The park also has two trails designated for overnight hiking: the 9-mile (14 km) Riggs Spring Loop Trail and the 23-mile (37 km) Under-the-Rim Trail. Both require a backcountry camping permit. In total there are 50 miles (80 km) of trails in the park.


Horse riding is available in the park from April through October.More than 10 miles (16 km) of marked but ungroomed skiing trails are available off of Fairyland, Paria, and Rim trails in the park.
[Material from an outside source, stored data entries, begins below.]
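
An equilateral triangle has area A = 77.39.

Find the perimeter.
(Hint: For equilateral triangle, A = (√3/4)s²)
A = (√3/4)s²  ⇒  s² = 4A/√3 = 4·77.39/√3 = 309.56/1.73205 ≈ 178.725
s ≈ √178.725 ≈ 13.3688
Perimeter = 3s ≈ 3·13.3688 ≈ 40.1064

Perimeter = 40.11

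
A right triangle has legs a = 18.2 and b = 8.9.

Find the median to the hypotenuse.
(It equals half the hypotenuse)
Hypotenuse c = √(a² + b²) = √(331.24 + 79.21) = √410.45 ≈ 20.2596
Median to hypotenuse = c/2 ≈ 20.2596/2 ≈ 10.1298

Median = 10.13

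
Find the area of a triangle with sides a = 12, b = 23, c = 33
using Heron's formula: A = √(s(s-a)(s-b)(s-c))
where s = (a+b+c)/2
s = (12 + 23 + 33)/2 = 68/2 = 34
s − a = 22, s − b = 11, s − c = 1
s(s−a)(s−b)(s−c) = 34·22·11·1 = 8228
Area = √8228 ≈ 90.7083

s = 34.0, Area = 90.71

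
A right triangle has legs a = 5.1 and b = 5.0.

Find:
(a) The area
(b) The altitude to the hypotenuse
(a) The legs are perpendicular, so Area = ½·a·b = ½·5.1·5.0 = ½·25.5 = 12.75
(b) Hypotenuse c = √(a² + b²) = √(26.01 + 25) = √51.01 ≈ 7.14213
    Area = ½·c·h_c  ⇒  h_c = 2·Area/c = 25.5/7.14213 ≈ 3.57036

Area = 12.75, h_c = 3.57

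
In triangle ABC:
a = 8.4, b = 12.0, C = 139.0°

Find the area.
Two sides and the included angle (SAS): A = ½·a·b·sin(C) = ½·8.4·12.0·sin(139.0°)
sin(139.0°) ≈ 0.656059
A ≈ ½·100.8·0.656059 = 50.4·0.656059 ≈ 33.0654

Area = 33.07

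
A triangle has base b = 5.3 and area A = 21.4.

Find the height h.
A = ½·b·h  ⇒  h = 2A/b = 2·21.4/5.3 = 42.8/5.3 ≈ 8.07547

h = 8.075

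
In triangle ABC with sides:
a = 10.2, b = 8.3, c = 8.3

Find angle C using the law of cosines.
c² = a² + b² − 2ab·cos(C)  ⇒  cos(C) = (a² + b² − c²)/(2ab)
cos(C) = (10.2² + 8.3² − 8.3²)/(2·10.2·8.3) = (104.04 + 68.89 − 68.89)/169.32 = 104.04/169.32 ≈ 0.614458
C = arccos(0.614458) ≈ 52.0875°

C = 52.09°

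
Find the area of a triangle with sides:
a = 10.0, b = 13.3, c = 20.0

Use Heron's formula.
s = (10.0 + 13.3 + 20.0)/2 = 43.3/2 = 21.65
s − a = 11.65, s − b = 8.35, s − c = 1.65
s(s−a)(s−b)(s−c) = 21.65·11.65·8.35·1.65 ≈ 3475
Area = √3475 ≈ 58.9491

Area = 58.95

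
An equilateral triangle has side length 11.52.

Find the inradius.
r = Area/s with s the semi-perimeter.
Area = (√3/4)·11.52² = (√3/4)·132.7104 ≈ 0.433013·132.7104 ≈ 57.4653
s = 3·11.52/2 = 17.28
r ≈ 57.4653/17.28 ≈ 3.32554
(Equivalently r = side/(2√3) = 11.52/3.4641 ≈ 3.32554.)

r = 3.326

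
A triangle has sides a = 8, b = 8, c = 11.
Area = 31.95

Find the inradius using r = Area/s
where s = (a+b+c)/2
s = (8 + 8 + 11)/2 = 27/2 = 13.5
r = Area/s = 31.95/13.5 ≈ 2.36667

r = 2.367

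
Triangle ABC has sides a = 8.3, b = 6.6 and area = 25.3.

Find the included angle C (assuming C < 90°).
Area = ½·a·b·sin(C)  ⇒  sin(C) = 2·Area/(a·b) = 2·25.3/(8.3·6.6) = 50.6/54.78 ≈ 0.923695
C = arcsin(0.923695) ≈ 67.4724° (taking the acute solution since C < 90°)

C = 67.47°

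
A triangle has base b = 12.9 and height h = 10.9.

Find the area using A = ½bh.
A = ½·b·h = ½·12.9·10.9 = ½·140.61 = 70.305

Area = 70.305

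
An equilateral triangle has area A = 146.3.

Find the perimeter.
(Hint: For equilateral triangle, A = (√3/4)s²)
A = (√3/4)s²  ⇒  s² = 4A/√3 = 4·146.3/√3 = 585.2/1.73205 ≈ 337.865
s ≈ √337.865 ≈ 18.3811
Perimeter = 3s ≈ 3·18.3811 ≈ 55.1433

Perimeter = 55.14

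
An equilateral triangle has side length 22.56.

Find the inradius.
r = Area/s with s the semi-perimeter.
Area = (√3/4)·22.56² = (√3/4)·508.9536 ≈ 0.433013·508.9536 ≈ 220.383
s = 3·22.56/2 = 33.84
r ≈ 220.383/33.84 ≈ 6.51251
(Equivalently r = side/(2√3) = 22.56/3.4641 ≈ 6.51251.)

r = 6.513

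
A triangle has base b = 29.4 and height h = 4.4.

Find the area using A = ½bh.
A = ½·b·h = ½·29.4·4.4 = ½·129.36 = 64.68

Area = 64.68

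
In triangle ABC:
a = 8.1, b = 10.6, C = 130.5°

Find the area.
Two sides and the included angle (SAS): A = ½·a·b·sin(C) = ½·8.1·10.6·sin(130.5°)
sin(130.5°) ≈ 0.760406
A ≈ ½·85.86·0.760406 = 42.93·0.760406 ≈ 32.6442

Area = 32.64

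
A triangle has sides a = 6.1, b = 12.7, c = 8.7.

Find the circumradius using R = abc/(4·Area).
First find the area with Heron's formula.
s = (6.1 + 12.7 + 8.7)/2 = 13.75
Area = √(s(s−a)(s−b)(s−c)) = √(13.75·7.65·1.05·5.05) ≈ √557.757 ≈ 23.6169
abc = 6.1·12.7·8.7 = 673.989
R = abc/(4·Area) ≈ 673.989/(4·23.6169) = 673.989/94.4675 ≈ 7.13461

R = 7.135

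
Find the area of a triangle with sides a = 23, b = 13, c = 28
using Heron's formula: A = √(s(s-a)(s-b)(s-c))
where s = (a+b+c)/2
s = (23 + 13 + 28)/2 = 64/2 = 32
s − a = 9, s − b = 19, s − c = 4
s(s−a)(s−b)(s−c) = 32·9·19·4 = 21888
Area = √21888 ≈ 147.946

s = 32.0, Area = 147.9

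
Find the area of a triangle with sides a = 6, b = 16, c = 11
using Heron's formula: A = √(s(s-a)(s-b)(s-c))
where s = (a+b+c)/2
s = (6 + 16 + 11)/2 = 33/2 = 16.5
s − a = 10.5, s − b = 0.5, s − c = 5.5
s(s−a)(s−b)(s−c) = 16.5·10.5·0.5·5.5 = 476.4375
Area = √476.4375 ≈ 21.8274

s = 16.5, Area = 21.83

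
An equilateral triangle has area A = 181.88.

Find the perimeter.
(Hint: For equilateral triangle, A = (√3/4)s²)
A = (√3/4)s²  ⇒  s² = 4A/√3 = 4·181.88/√3 = 727.52/1.73205 ≈ 420.034
s ≈ √420.034 ≈ 20.4947
Perimeter = 3s ≈ 3·20.4947 ≈ 61.4842

Perimeter = 61.48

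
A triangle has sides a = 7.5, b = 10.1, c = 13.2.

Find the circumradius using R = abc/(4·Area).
First find the area with Heron's formula.
s = (7.5 + 10.1 + 13.2)/2 = 15.4
Area = √(s(s−a)(s−b)(s−c)) = √(15.4·7.9·5.3·2.2) ≈ √1418.56 ≈ 37.6637
abc = 7.5·10.1·13.2 = 999.9
R = abc/(4·Area) ≈ 999.9/(4·37.6637) = 999.9/150.655 ≈ 6.63702

R = 6.637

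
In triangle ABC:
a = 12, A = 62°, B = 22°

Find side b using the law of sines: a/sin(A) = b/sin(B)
a/sin(A) = b/sin(B)  ⇒  b = a·sin(B)/sin(A) = 12·sin(22°)/sin(62°)
sin(22°) ≈ 0.374607, sin(62°) ≈ 0.882948
b ≈ 12·0.374607/0.882948 ≈ 4.49528/0.882948 ≈ 5.09122

b = 5.091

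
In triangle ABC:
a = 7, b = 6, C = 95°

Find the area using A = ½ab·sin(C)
A = ½·a·b·sin(C) = ½·7·6·sin(95°)
sin(95°) ≈ 0.996195
A ≈ ½·42·0.996195 = 21·0.996195 ≈ 20.9201

Area = 20.92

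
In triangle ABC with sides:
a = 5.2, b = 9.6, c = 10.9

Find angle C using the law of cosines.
c² = a² + b² − 2ab·cos(C)  ⇒  cos(C) = (a² + b² − c²)/(2ab)
cos(C) = (5.2² + 9.6² − 10.9²)/(2·5.2·9.6) = (27.04 + 92.16 − 118.81)/99.84 = 0.39/99.84 ≈ 0.00390625
C = arccos(0.00390625) ≈ 89.7762°

C = 89.78°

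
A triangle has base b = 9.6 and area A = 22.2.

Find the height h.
A = ½·b·h  ⇒  h = 2A/b = 2·22.2/9.6 = 44.4/9.6 ≈ 4.625

h = 4.625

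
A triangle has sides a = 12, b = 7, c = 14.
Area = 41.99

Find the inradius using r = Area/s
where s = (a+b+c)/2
s = (12 + 7 + 14)/2 = 33/2 = 16.5
r = Area/s = 41.99/16.5 ≈ 2.54485

r = 2.545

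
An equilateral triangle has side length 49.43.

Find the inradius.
r = Area/s with s the semi-perimeter.
Area = (√3/4)·49.43² = (√3/4)·2443.3249 ≈ 0.433013·2443.3249 ≈ 1057.99
s = 3·49.43/2 = 74.145
r ≈ 1057.99/74.145 ≈ 14.2692
(Equivalently r = side/(2√3) = 49.43/3.4641 ≈ 14.2692.)

r = 14.27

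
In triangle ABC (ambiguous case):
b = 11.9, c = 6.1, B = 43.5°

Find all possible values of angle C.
b/sin(B) = c/sin(C)  ⇒  sin(C) = c·sin(B)/b = 6.1·sin(43.5°)/11.9
sin(43.5°) ≈ 0.688355
sin(C) ≈ 6.1·0.688355/11.9 ≈ 4.19896/11.9 ≈ 0.352854
Candidate 1: C₁ = arcsin(0.352854) ≈ 20.662°  →  A = 180° − 43.5° − 20.662° ≈ 115.838° > 0, valid
Candidate 2: C₂ = 180° − C₁ ≈ 159.338°  →  A = 180° − 43.5° − 159.338° ≈ -22.838° ≤ 0, not a valid triangle

C = 20.66° (one solution)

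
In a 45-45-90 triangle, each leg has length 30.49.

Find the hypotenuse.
In a 45-45-90 triangle the sides are in ratio 1 : 1 : √2, so hypotenuse = leg·√2.
Hypotenuse = 30.49·√2 ≈ 30.49·1.41421 ≈ 43.1194

Hypotenuse = 30.49√2 = 43.12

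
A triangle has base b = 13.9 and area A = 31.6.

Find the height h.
A = ½·b·h  ⇒  h = 2A/b = 2·31.6/13.9 = 63.2/13.9 ≈ 4.54676

h = 4.547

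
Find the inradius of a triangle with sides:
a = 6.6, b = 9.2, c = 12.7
r = Area/s where s is the semi-perimeter.
s = (6.6 + 9.2 + 12.7)/2 = 28.5/2 = 14.25
Area = √(s(s−a)(s−b)(s−c)) = √(14.25·7.65·5.05·1.55) ≈ √853.295 ≈ 29.2112
r ≈ 29.2112/14.25 ≈ 2.04991

r = 2.05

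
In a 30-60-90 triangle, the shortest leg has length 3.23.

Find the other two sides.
In a 30-60-90 triangle the sides are in ratio 1 : √3 : 2 (short leg : long leg : hypotenuse).
Long leg = 3.23·√3 ≈ 3.23·1.73205 ≈ 5.59452
Hypotenuse = 2·3.23 = 6.46

Long leg = 3.23√3 = 5.595, Hypotenuse = 6.46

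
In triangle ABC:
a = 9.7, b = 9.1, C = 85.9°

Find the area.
Two sides and the included angle (SAS): A = ½·a·b·sin(C) = ½·9.7·9.1·sin(85.9°)
sin(85.9°) ≈ 0.997441
A ≈ ½·88.27·0.997441 = 44.135·0.997441 ≈ 44.022

Area = 44.02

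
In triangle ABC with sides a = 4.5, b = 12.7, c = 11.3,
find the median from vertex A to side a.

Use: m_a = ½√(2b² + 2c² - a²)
m_a = ½√(2·12.7² + 2·11.3² − 4.5²) = ½√(2·161.29 + 2·127.69 − 20.25) = ½√(322.58 + 255.38 − 20.25) = ½√557.71
√557.71 ≈ 23.6159, so m_a ≈ 11.8079

m_a = 11.81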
Twenty miles (32 km) of connecting groomed ski trails are in nearby Dixie National Forest and Ruby's Inn.

The air in the area is so clear that on most days from Yovimpa and Rainbow points, Navajo Mountain and the Kaibab Plateau can be seen 90 miles (140 km) away in Arizona. On extremely clear days, the Black Mesas of eastern Arizona and western New Mexico can be seen some 160 miles (260 km) away.

The park also has a 7.4 magnitude night sky, making it one of the darkest in North America. Stargazers can therefore see 7,500 stars with the naked eye, while in most places fewer than 2,000 can be seen due to light pollution (in many large cities only a few dozen can be seen). Park rangers host public stargazing events and evening programs on astronomy, nocturnal animals, and night sky protection. The Bryce Canyon Astronomy Festival, typically held in June, attracts thousands of visitors. In honor of this astronomy festival, Asteroid 49272 was named after the national park.

There are two campgrounds in the park, North Campground and Sunset Campground. Loop A in North Campground is open year-round. Additional loops and Sunset Campground are open from late spring to early autumn. The 114-room Bryce Canyon Lodge is another way to overnight in the park.

A favorite activity of most visitors is landscape photography. With Bryce Canyon's high altitude and clean air, the sunrise and sunset photographs can be spectacular.